RCS Senior Vice President Spence Mehl discusses the trend of apartments in mixed-use centers with Stacey Vanek-Smith on NPR Marketplace.
Nov 10, 2009 NPR Marketplace
Steve Chiotakis: Before the economy took a detour south, Americans were doing two things at a record-setting pace: shopping and buying houses. So then maybe it's not too surprising that somebody came up with the bright idea to combine the two. Mallpartments are malls with apartments in them. And they were supposed to be the next big thing. Marketplace's Stacey Vanek-Smith tells us how that's working out.
Stacey Vanek-Smith: The Americana mall in Glendale, Calif., was designed to look like Main Street.
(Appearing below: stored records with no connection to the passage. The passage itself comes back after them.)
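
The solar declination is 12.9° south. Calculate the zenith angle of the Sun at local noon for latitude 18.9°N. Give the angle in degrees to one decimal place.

At local solar noon the hour angle is zero, so the zenith angle is |φ − δ| = |18.9° − (-12.9°)| = 31.8°.

31.8°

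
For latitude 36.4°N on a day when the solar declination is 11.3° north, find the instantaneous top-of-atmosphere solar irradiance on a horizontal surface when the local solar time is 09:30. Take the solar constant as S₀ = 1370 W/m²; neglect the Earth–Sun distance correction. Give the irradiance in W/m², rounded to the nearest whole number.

1017 W/m²

Hour angle H = 15° × (9.5 − 12) = -37.50°.
With φ = 36.4°, δ = 11.3°, H = -37.50°: sin φ sin δ = 0.1163, cos φ cos δ cos H = 0.6262, so cos θ_z = 0.7425.
Top-of-atmosphere irradiance = S₀ cos θ_z = 1370 × 0.7425 = 1017.23 W/m².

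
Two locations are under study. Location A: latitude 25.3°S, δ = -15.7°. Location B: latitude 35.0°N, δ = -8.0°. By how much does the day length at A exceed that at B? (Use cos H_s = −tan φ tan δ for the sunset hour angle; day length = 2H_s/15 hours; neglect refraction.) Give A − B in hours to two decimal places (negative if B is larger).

+1.77 h

A: H_s = arccos(−tan -25.3° · tan -15.7°) = 97.64°, so 2H_s/15 = 13.0187 h.
B: H_s = arccos(−tan 35.0° · tan -8.0°) = 84.35°, so 2H_s/15 = 11.2467 h.
A − B = 13.0187 − 11.2467 = 1.7720 h.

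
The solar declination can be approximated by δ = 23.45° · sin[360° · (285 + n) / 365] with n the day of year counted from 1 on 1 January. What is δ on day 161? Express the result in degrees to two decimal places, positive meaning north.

360 × (285 + 161) / 365 = 439.890°; sin(439.890°) = 0.9845.
δ = 23.45 × 0.9845 = 23.087° ≈ +23.09°.

+23.09°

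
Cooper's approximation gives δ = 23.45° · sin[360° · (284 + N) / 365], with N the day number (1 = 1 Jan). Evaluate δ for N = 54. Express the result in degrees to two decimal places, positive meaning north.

-10.51°

360 × (284 + 54) / 365 = 333.370°; sin(333.370°) = -0.4482.
δ = 23.45 × -0.4482 = -10.510° ≈ -10.51°.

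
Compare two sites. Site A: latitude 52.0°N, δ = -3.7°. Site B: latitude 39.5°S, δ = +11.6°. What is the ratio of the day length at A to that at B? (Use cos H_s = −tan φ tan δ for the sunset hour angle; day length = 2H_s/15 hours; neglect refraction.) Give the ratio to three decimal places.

A: H_s = arccos(−tan 52.0° · tan -3.7°) = 85.25°, so 2H_s/15 = 11.3667 h.
B: H_s = arccos(−tan -39.5° · tan 11.6°) = 80.26°, so 2H_s/15 = 10.7013 h.
Ratio A/B = 11.3667 / 10.7013 = 1.0622.

1.062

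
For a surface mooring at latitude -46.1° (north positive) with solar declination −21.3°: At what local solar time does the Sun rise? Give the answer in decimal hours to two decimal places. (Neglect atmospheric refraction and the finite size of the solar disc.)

4.41 h

cos H_s = −tan(-46.1°) · tan(-21.3°) = -0.4051, so H_s = arccos(-0.4051) = 113.90°.
Sunrise is at 12 − H_s/15 = 12 − 7.593 = 4.407 h local solar time.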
You know, where people used to shop before there were malls. There's a paved street, a trolley, a big lawn with a fountain. There are restaurants and shops, like Forever 21 and Tiffany. And above them, hundreds of apartments and condos. Welcome to the mall of the future... or, what was supposed to be the future.
Suzanne Mulvee is a real-estate strategist with PPR.
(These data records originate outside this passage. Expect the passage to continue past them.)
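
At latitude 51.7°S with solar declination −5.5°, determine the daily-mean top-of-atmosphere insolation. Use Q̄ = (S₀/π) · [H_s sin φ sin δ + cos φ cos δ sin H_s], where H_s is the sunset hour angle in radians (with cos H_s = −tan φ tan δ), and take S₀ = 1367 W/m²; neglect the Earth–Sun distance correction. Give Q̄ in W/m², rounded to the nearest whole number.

322 W/m²

cos H_s = −tan(-51.7°) · tan(-5.5°) = -0.1219, so H_s = arccos(-0.1219) = 97.00°. In radians, H_s = 1.6930.
H_s sin φ sin δ = 1.6930 × -0.7848 × -0.0958 = 0.1273.
cos φ cos δ sin H_s = 0.6198 × 0.9954 × 0.9925 = 0.6123.
Q̄ = (1367/π) × (0.1273 + 0.6123) = 435.13 × 0.7396 = 321.82 W/m².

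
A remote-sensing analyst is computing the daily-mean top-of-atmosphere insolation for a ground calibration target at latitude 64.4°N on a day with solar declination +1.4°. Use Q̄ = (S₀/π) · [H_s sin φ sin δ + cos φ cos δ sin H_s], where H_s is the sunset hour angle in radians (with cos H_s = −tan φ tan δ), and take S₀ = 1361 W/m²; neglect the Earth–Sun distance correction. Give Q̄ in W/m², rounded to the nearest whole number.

cos H_s = −tan(64.4°) · tan(1.4°) = -0.0510, so H_s = arccos(-0.0510) = 92.92°. In radians, H_s = 1.6218.
H_s sin φ sin δ = 1.6218 × 0.9018 × 0.0244 = 0.0357.
cos φ cos δ sin H_s = 0.4321 × 0.9997 × 0.9987 = 0.4314.
Q̄ = (1361/π) × (0.0357 + 0.4314) = 433.22 × 0.4671 = 202.36 W/m².

202 W/m²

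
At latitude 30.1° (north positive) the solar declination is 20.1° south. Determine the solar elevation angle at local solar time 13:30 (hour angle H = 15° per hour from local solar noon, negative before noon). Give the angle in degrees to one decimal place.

Hour angle H = 15° × (13.5 − 12) = 22.50°.
cos θ_z = sin(30.1°) sin(-20.1°) + cos(30.1°) cos(-20.1°) cos(22.50°) = -0.1723 + 0.7506 = 0.5783.
θ_z = arccos(0.5783) = 54.67°, so the elevation is 90° − 54.67° = 35.33°.

35.3°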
Suzanne Mulvee: The ability to unlock some of the value that sits on that real estate, enticed these developers to come up with alternative ways to get more value out of the same property.
Mallpartments went up in Massachusetts, Washington D.C. and Arizona. Then the real-estate market collapsed. Apartments above one Boston mall went into foreclosure. The Americana's done well with rentals, but half of the condos -- which sell for between half a million and $2 million -- are unsold.
Real-estate consultant Spence Mehl says it's not just the economy. Manufacturing Main Street is tricky.
SPENCE MEHL: Those areas have grown organically over a 100-year period. To just throw 'em up like Disneyland, people have trouble with that.